Yes I hurt, but I had no hatred for her. I can’t and never will hate her. Since I met her, I felt that I have self-improved as far as my patience and emotions go. My only reason for hurting, was because I wanted this so badly to work out, and when she said she couldn’t feel more for me, it did break my heart. Because I could feel everything for this girl. Not in the sense that I was in love or that I loved her, because I don’t.
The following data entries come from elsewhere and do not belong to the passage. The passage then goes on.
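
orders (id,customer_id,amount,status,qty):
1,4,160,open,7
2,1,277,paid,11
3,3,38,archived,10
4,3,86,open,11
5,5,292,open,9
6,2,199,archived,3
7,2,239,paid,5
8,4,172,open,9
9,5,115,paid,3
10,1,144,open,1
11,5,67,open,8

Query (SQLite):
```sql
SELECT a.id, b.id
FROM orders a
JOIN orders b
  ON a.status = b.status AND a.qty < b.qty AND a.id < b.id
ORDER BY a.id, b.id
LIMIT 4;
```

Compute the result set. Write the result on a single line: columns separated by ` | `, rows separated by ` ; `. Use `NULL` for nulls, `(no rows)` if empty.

1 | 4 ; 1 | 5 ; 1 | 8 ; 1 | 11

Pairs (a,b) with same status, a.qty < b.qty, a.id < b.id.
status groups: archived:{3,6} open:{1,4,5,8,10,11} paid:{2,7,9}
Ordered by (a.id, b.id); first 4.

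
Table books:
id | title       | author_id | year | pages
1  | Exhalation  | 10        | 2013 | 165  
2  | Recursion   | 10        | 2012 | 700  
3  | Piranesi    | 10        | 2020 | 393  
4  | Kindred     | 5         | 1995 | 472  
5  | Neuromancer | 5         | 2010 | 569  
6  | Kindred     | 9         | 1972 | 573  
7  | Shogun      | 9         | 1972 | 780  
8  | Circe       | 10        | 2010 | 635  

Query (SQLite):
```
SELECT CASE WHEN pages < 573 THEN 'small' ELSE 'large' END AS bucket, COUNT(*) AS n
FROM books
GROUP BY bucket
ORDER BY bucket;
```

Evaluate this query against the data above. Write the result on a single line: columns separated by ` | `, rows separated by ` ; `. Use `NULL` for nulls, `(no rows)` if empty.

Bucket rows by pages < 573 → 'small' else 'large'; count each bucket.

large | 4 ; small | 4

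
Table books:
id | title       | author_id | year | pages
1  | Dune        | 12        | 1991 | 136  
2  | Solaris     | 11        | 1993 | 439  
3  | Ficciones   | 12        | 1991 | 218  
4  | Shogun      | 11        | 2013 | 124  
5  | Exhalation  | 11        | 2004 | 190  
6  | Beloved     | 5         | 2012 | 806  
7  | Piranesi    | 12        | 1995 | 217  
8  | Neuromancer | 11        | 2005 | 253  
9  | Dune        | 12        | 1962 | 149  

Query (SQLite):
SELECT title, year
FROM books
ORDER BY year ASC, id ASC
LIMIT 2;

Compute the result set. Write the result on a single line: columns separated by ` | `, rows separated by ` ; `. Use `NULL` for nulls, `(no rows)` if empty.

Dune | 1962 ; Dune | 1991

Sort by year asc, tiebreak id asc: (1962, id=9), (1991, id=1), (1991, id=3), (1993, id=2), (1995, id=7) …. Take first 2.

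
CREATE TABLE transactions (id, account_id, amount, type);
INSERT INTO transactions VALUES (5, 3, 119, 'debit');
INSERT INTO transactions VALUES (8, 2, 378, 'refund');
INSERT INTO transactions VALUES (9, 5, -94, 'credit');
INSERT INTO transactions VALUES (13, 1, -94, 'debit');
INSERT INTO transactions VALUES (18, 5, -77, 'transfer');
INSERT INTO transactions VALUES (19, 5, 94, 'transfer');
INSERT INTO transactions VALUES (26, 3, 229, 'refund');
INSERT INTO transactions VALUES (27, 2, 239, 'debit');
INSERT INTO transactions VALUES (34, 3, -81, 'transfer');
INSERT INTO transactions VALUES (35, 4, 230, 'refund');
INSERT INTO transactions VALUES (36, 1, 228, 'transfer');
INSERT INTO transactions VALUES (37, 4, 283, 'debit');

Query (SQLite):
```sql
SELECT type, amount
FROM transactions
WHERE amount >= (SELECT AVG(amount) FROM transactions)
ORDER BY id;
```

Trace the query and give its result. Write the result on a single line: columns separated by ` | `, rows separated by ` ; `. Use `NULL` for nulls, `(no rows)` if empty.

refund | 378 ; refund | 229 ; debit | 239 ; refund | 230 ; transfer | 228 ; debit | 283

Scalar subquery: AVG(amount) over all transactions rows = 121.166667 (≈; comparison uses full precision).
Keep rows where amount >= that value.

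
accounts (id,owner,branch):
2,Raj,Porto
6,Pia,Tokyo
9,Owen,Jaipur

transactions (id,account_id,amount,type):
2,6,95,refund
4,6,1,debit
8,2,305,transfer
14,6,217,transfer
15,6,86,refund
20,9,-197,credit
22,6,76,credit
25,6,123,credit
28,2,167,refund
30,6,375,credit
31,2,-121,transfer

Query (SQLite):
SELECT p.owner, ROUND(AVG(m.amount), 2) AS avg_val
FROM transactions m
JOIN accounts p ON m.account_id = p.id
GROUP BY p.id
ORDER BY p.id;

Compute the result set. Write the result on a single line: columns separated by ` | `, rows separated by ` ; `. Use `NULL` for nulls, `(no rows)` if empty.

Raj | 117 ; Pia | 139 ; Owen | -197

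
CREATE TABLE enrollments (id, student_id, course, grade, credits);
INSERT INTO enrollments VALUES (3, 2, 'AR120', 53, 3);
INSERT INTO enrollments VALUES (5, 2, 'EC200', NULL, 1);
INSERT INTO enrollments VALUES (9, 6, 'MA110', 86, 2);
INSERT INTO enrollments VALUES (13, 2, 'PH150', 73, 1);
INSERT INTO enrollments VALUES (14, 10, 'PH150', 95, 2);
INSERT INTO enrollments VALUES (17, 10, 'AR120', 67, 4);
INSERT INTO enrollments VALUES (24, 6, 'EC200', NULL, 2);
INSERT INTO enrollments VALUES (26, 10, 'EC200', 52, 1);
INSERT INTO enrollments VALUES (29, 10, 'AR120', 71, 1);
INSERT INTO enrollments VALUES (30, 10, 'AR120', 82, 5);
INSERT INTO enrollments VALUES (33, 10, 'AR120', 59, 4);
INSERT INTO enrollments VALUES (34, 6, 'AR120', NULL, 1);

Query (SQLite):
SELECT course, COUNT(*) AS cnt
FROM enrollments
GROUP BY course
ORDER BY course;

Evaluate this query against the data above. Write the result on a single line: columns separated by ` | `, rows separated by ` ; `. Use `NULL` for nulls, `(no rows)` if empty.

Partition enrollments by course; compute COUNT(*) within each group.
  AR120: ids {3, 17, 29, 30, 33, 34} → COUNT(*)=6
  EC200: ids {5, 24, 26} → COUNT(*)=3
  MA110: ids {9} → COUNT(*)=1
  PH150: ids {13, 14} → COUNT(*)=2

AR120 | 6 ; EC200 | 3 ; MA110 | 1 ; PH150 | 2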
But because just being around her felt right. It felt positive, she brought positive energy into my life in the most un-explainable way.. Though she never really made any efforts to see me, I don’t hold anything against her. The positive energy she brought me was to just remain happy. To be patient, and have hope. The first time we stopped talking, I prayed to God that he’d save her for me. And he did. Maybe not in the way I wanted, but in the way God knew I needed.

I battled with depression before I met Alison. And every relationship that I got into, messed me up more than the person before them. But this time around, everything was different. People saying that everyone you meet in life is either a blessing or a lesson. And I do believe that Alison was both my blessing and lesson. She taught me to learn patience, that I certainly needed. To not overthink, and showed that not everyone is as bad as I think they are. I basically let go, and let God take over. He let me find my happiness. Alison and I to this day, still are friends. The conversations are still short and very spread out, but I am forever grateful she is in my life now; and will surely give her another chance if she ever wanted one.. That is if she decides to actually see me more often haha.